In 2018, the first year of the study, leaflets were sampled and analyzed for zinc from 119 individual trees (17 ‘Western’; 102 ‘Wichita’). In 2019, leaflets were sampled and analyzed for zinc from 153 individual trees (51 ‘Western’; 102 ‘Wichita’). The average zinc concentration for ‘Wichita’ was 19 ppm in 2018 and 18 ppm in 2019, while it was a little higher in ‘Western’ at 23 ppm in 2018 and 25 ppm in 2019. Some of the trees were well below the 15 ppm deficiency threshold, especially in the ‘Wichitas.’ The tree-to-tree variability in zinc was not related to differences in soil properties in the orchard, which suggests that genetic differences among the seedling rootstocks may have caused these patterns in zinc nutrition.

Assuming that an orchard block has the same variability in leaf zinc concentration as this Arizona study orchard, and assuming a composite leaf sample collected from 35 trees in the block, the minimum average leaflet tissue zinc concentration necessary to be sure that fewer than 5% of trees were zinc deficient (<15 ppm) was 28 ppm. These results confirm the earlier suggestion by Walworth and Heerema (2019) that “…30 ppm is a safe minimum ‘orchard-level’ leaf zinc concentration” for pecans fertilized with zinc EDTA applied to the soil via the irrigation water.

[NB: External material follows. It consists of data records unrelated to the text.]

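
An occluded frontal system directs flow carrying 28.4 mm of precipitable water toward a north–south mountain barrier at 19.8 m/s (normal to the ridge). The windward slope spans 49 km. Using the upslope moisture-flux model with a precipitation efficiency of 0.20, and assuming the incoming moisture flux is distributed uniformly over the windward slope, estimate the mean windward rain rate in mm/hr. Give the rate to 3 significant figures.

R ≈ 8.26 mm/hr

Incoming column moisture flux per unit ridge length: F = V × PW = 19.8 × 28.4 = 562.32 mm·m/s.
Spread over the 49 km slope with efficiency ε = 0.20: R = ε·F/W = 0.20 × 562.32 / 49000 m = 2.295e-03 mm/s.
R = 2.295e-03 × 3600 = 8.26 mm/hr.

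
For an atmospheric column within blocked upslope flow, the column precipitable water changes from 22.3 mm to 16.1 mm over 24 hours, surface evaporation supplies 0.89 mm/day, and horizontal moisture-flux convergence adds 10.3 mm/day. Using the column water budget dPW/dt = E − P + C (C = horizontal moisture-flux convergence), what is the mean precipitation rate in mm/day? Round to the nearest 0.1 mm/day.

P ≈ 17.4 mm/day

dPW/dt = (16.1 − 22.3) mm / (24/24 day) = -6.200 mm/day.
P = E + C − dPW/dt = 0.89 + (10.3) − (-6.200) = 17.4 mm/day.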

Sources and Further Reading

Heerema, R. 2013. Diagnosing nutrient disorders of New Mexico pecans. NMSU Extension Guide H-658.

Heerema, R.J., D. VanLeeuwen, M.Y. Thompson, J.D. Sherman, M.J. Comeau, and J.L. Walworth. 2017. Leaf photosynthesis of immature ‘Wichita’ is increased by soil-application of zinc-EDTA. Journal of the American Society for Horticultural Science 142(1): 27-35.

Smith, C. A., D. VanLeeuwen, R.J. Heerema, J. D. Sherman, M. J. Comeau, and J. L. Walworth. 2022. Zinc variability in pecan orchards: Implications for leaf sampling and nutrient recommendations. HortScience, 57(4), 550-557.

Smith, C.A., J.L. Walworth, M.J. Comeau, R.J. Heerema, and J.D. Sherman. 2021. Does foliar zinc application boost leaf photosynthesis of ‘Wichita’ pecan fertigated with zinc-EDTA? HortScience 56(5): 579-582.

Walworth, J. and R. Heerema. 2019. Zinc management in arid region pecan orchards. University of Arizona Extension Guide 1789.

Walworth, J.L., S.A. White, M.J. Comeau, and R.J. Heerema. 2017. Soil-applied Zn-EDTA: Vegetative growth, nut production, and nutrient acquisition of immature pecan grown in an alkaline, calcareous soil. HortScience 52(2): 301-305.